Implications for practice and policy

  • Expansion of midwifery-led settings and reconfiguration of services The expansion of non-OU intrapartum care could potentially reduce intervention rates in 'low risk' women, but major changes, for example centralisation of services in larger units (OUs and AMUs) or changes to unit admission criteria need to be accompanied by appropriate monitoring and evaluation.
  • Home births The primary Birthplace findings, together with the findings of this study support a policy of increasing provision of home birth services to support multiparous women who wish to plan birth at home.
  • OU intervention rates Time of day variations in intervention in planned OU births suggest that non-clinical factors may be leading to an 'excess' use of epidurals and augmentation in women labouring during 'office hours'. Obstetric units need to examine whether their delivery ward practices and procedures, or staffing levels and skill mix, contribute to this and implement strategies to promote 'normal birth' and reduce unnecessary interventions.
  • Births to older nulliparous women Our findings add to the evidence of a marked age-related increase in interventions, including augmentation, instrumental delivery and intrapartum caesarean section, in nulliparous women. There is a need for further investigation of factors contributing to higher intervention rates at older ages.
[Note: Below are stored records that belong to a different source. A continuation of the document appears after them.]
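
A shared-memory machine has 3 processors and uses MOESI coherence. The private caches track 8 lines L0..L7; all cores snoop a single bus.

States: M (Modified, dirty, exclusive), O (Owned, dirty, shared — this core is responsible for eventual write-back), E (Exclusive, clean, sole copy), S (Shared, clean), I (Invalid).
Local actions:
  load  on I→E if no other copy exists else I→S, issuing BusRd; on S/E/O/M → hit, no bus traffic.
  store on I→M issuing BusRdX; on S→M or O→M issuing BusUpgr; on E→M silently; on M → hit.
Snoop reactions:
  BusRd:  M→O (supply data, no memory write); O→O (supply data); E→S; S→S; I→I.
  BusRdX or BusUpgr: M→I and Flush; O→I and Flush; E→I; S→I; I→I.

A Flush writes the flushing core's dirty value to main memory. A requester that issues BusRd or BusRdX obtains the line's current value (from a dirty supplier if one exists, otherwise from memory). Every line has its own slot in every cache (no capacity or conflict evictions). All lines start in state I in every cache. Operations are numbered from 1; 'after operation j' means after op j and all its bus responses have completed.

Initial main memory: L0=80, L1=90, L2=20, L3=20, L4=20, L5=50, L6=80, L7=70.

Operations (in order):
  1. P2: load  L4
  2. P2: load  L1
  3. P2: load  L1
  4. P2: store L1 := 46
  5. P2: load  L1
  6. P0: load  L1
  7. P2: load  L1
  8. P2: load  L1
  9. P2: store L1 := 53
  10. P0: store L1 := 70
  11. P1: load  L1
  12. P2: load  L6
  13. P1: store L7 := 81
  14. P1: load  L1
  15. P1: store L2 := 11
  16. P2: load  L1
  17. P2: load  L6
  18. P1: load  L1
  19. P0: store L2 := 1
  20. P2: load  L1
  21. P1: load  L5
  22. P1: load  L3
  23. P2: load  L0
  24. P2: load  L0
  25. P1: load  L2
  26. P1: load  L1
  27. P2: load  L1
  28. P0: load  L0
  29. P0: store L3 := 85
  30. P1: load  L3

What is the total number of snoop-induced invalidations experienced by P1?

invalidations = 2

1. P2: load  L4  bus=[BusRd]  L4: P0=I P1=I P2=E  mem[L4]=20
2. P2: load  L1  bus=[BusRd]  L1: P0=I P1=I P2=E  mem[L1]=90
3. P2: load  L1  bus=[-]  L1: P0=I P1=I P2=E  mem[L1]=90
4. P2: store L1 := 46  bus=[-]  L1: P0=I P1=I P2=M  mem[L1]=90
5. P2: load  L1  bus=[-]  L1: P0=I P1=I P2=M  mem[L1]=90
6. P0: load  L1  bus=[BusRd]  L1: P0=S P1=I P2=O  mem[L1]=90
7. P2: load  L1  bus=[-]  L1: P0=S P1=I P2=O  mem[L1]=90
8. P2: load  L1  bus=[-]  L1: P0=S P1=I P2=O  mem[L1]=90
9. P2: store L1 := 53  bus=[BusUpgr]  L1: P0=I P1=I P2=M  mem[L1]=90
10. P0: store L1 := 70  bus=[BusRdX,Flush]  L1: P0=M P1=I P2=I  mem[L1]=53
11. P1: load  L1  bus=[BusRd]  L1: P0=O P1=S P2=I  mem[L1]=53
12. P2: load  L6  bus=[BusRd]  L6: P0=I P1=I P2=E  mem[L6]=80
13. P1: store L7 := 81  bus=[BusRdX]  L7: P0=I P1=M P2=I  mem[L7]=70
14. P1: load  L1  bus=[-]  L1: P0=O P1=S P2=I  mem[L1]=53
15. P1: store L2 := 11  bus=[BusRdX]  L2: P0=I P1=M P2=I  mem[L2]=20
16. P2: load  L1  bus=[BusRd]  L1: P0=O P1=S P2=S  mem[L1]=53
17. P2: load  L6  bus=[-]  L6: P0=I P1=I P2=E  mem[L6]=80
18. P1: load  L1  bus=[-]  L1: P0=O P1=S P2=S  mem[L1]=53
19. P0: store L2 := 1  bus=[BusRdX,Flush]  L2: P0=M P1=I P2=I  mem[L2]=11
20. P2: load  L1  bus=[-]  L1: P0=O P1=S P2=S  mem[L1]=53
21. P1: load  L5  bus=[BusRd]  L5: P0=I P1=E P2=I  mem[L5]=50
22. P1: load  L3  bus=[BusRd]  L3: P0=I P1=E P2=I  mem[L3]=20
23. P2: load  L0  bus=[BusRd]  L0: P0=I P1=I P2=E  mem[L0]=80
24. P2: load  L0  bus=[-]  L0: P0=I P1=I P2=E  mem[L0]=80
25. P1: load  L2  bus=[BusRd]  L2: P0=O P1=S P2=I  mem[L2]=11
26. P1: load  L1  bus=[-]  L1: P0=O P1=S P2=S  mem[L1]=53
27. P2: load  L1  bus=[-]  L1: P0=O P1=S P2=S  mem[L1]=53
28. P0: load  L0  bus=[BusRd]  L0: P0=S P1=I P2=S  mem[L0]=80
29. P0: store L3 := 85  bus=[BusRdX]  L3: P0=M P1=I P2=I  mem[L3]=20
30. P1: load  L3  bus=[BusRd]  L3: P0=O P1=S P2=I  mem[L3]=20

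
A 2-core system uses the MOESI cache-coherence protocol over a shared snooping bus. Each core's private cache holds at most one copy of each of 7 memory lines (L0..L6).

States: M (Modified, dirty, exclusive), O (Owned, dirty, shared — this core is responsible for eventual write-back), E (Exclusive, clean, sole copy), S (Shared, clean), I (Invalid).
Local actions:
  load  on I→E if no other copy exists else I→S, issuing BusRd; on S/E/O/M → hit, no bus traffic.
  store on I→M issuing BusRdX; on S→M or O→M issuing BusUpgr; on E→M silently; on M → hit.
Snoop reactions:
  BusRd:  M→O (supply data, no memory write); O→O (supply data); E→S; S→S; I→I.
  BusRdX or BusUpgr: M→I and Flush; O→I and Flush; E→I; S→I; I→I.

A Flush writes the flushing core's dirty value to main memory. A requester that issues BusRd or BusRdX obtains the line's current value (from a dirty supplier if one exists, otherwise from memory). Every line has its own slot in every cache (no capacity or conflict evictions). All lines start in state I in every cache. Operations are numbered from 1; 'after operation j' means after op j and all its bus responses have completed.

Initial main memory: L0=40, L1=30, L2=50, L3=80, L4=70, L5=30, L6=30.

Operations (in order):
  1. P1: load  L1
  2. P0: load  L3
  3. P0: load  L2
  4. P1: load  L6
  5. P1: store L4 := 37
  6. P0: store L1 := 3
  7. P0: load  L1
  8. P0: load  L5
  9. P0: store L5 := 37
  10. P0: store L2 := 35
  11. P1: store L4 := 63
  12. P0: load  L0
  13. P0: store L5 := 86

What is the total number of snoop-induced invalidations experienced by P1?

invalidations = 1

  op1 P1: load  L1 → I/E on L1; bus BusRd; mem=30
  op2 P0: load  L3 → E/I on L3; bus BusRd; mem=80
  op3 P0: load  L2 → E/I on L2; bus BusRd; mem=50
  op4 P1: load  L6 → I/E on L6; bus BusRd; mem=30
  op5 P1: store L4 := 37 → I/M on L4; bus BusRdX; mem=70
  op6 P0: store L1 := 3 → M/I on L1; bus BusRdX; mem=30
  op7 P0: load  L1 → M/I on L1; bus (none); mem=30
  op8 P0: load  L5 → E/I on L5; bus BusRd; mem=30
  op9 P0: store L5 := 37 → M/I on L5; bus (none); mem=30
  op10 P0: store L2 := 35 → M/I on L2; bus (none); mem=50
  op11 P1: store L4 := 63 → I/M on L4; bus (none); mem=70
  op12 P0: load  L0 → E/I on L0; bus BusRd; mem=40
  op13 P0: store L5 := 86 → M/I on L5; bus (none); mem=30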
  • Neonatal unit admissions The high neonatal admission rate in planned OU births at term is costly and the separation of mother and baby may have negative consequences. Prolonged admission of term babies with suspected sepsis or hypoglycaemia might be a suitable topic for local audit.
  • Information for women Women considering where to plan birth can be provided with more detailed information about the risk of transfer and risk of obstetric intervention.
  • Routine maternity data systems Changes are required to routine maternity data systems to facilitate monitoring of outcomes by planned place of birth and to enable the main Birthplace analyses to be repeated routinely.